Re: Sacred directions
Nov 29, 2017, 10:24
Cheers, I will give this a listen when I get the chance.
Archaeological evdience for walking direction around circles is intruiging, I can't think what that could possibly be.

I'm very wary of those kind of statements, I must admit. It's not a circle, obviously, but I remember the Gaffney suggestion about the cursus 'procession' at SH :

“It now seems likely that other ceremonial monuments in the surrounding landscape were directly articulated with rituals at Stonehenge. It is possible that processions within the Cursus moved from the eastern pit at sunrise, continuing eastwards along the Cursus and, following the path of the sun overhead, and perhaps back to the west, reaching the western pit at sunset to mark the longest day of the year. Observers of the ceremony would have been positioned at the Heel Stone, of which the two pits are aligned.”

https://www.birmingham.ac.uk/news/latest/2011/11/25Nov-Discoveries-provide-evidence-of-a-celestial-procession-at-Stonehenge.aspx

Seems extremely unlikely to me for a number of reasons, not least for the snail-like speed it would entail.

Also when we visit a monument today we seem to have a compulsion to walk around it, regardless of what kind of site it is, be it a circle, hillfort, whatever, because, I think, we want to see it all. Or know that we've seen everything there is to see there. I wonder if walking 'around' something, in that sense, is a fairly modern idea? I don't know.
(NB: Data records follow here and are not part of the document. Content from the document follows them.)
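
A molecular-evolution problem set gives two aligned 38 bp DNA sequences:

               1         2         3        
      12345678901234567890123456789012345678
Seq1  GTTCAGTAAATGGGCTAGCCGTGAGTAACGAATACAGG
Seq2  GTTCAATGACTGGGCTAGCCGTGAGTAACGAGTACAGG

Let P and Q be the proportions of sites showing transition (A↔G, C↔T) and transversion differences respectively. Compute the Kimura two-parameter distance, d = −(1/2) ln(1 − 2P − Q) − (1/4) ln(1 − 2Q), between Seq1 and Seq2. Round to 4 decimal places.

0.1153

Mismatches occur at site 6 (G↔A, transition), site 8 (A↔G, transition), site 10 (A↔C, transversion), site 32 (A↔G, transition).
Of the 4 differences, 3 transitions and 1 transversion over 38 sites: P = 3/38 = 0.078947, Q = 1/38 = 0.026316.
d = −0.5·ln(0.815790) − 0.25·ln(0.947368) = −0.5·(-0.203598) − 0.25·(-0.054068) = 0.1153.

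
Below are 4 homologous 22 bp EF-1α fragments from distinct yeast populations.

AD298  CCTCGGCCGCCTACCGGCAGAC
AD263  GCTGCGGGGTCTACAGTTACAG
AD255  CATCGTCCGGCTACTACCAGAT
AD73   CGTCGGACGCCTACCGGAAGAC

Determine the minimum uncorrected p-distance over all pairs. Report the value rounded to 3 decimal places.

Pairwise Hamming distances:
  AD298 vs AD263: 11
  AD298 vs AD255: 7
  AD298 vs AD73: 3
  AD263 vs AD255: 14
  AD263 vs AD73: 12
  AD255 vs AD73: 9
The smallest is 3 mismatches, between AD298 and AD73; p = 3/22 = 0.136.

0.136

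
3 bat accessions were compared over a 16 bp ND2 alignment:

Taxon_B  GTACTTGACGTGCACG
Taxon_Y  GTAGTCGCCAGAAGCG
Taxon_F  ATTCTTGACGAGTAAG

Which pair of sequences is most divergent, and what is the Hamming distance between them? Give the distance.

11

Pairwise Hamming distances:
  Taxon_B vs Taxon_Y: 8
  Taxon_B vs Taxon_F: 5
  Taxon_Y vs Taxon_F: 11
The largest is 11, between Taxon_Y and Taxon_F.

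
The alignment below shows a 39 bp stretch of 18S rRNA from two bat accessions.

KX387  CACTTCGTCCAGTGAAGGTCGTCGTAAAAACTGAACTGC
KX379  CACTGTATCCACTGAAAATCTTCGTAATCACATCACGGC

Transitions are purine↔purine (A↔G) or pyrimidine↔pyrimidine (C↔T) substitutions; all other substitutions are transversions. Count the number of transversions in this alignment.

9

Differing sites — 5:T/G (Tv); 6:C/T (Ti); 7:G/A (Ti); 12:G/C (Tv); 17:G/A (Ti); 18:G/A (Ti); 21:G/T (Tv); 28:A/T (Tv); 29:A/C (Tv); 32:T/A (Tv); 33:G/T (Tv); 34:A/C (Tv); 37:T/G (Tv).
Of the 13 differences, 4 transitions and 9 transversions, so the answer is 9.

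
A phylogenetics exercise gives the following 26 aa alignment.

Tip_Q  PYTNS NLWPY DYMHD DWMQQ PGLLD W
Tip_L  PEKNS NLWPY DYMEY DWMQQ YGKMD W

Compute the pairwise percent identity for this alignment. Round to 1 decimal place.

The sequences differ at positions 2 (Y/E), 3 (T/K), 14 (H/E), 15 (D/Y), 21 (P/Y), 23 (L/K), 24 (L/M).
19 of the 26 sites match, so the percent identity is 19/26 × 100 = 73.1%.

73.1%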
When I try to imagine the neolithic goings-on at a place like Avebury, I personally never think of people proceeding around the circle in that sense. But then again I do think of them walking the avenues.. But perhaps they are more obviously 'directional'? I think i'm in danger of getting lost in a sea of unanswerable questions and half-constrcuted thoughts! I will stop there.

Will def give the program a listen anyway.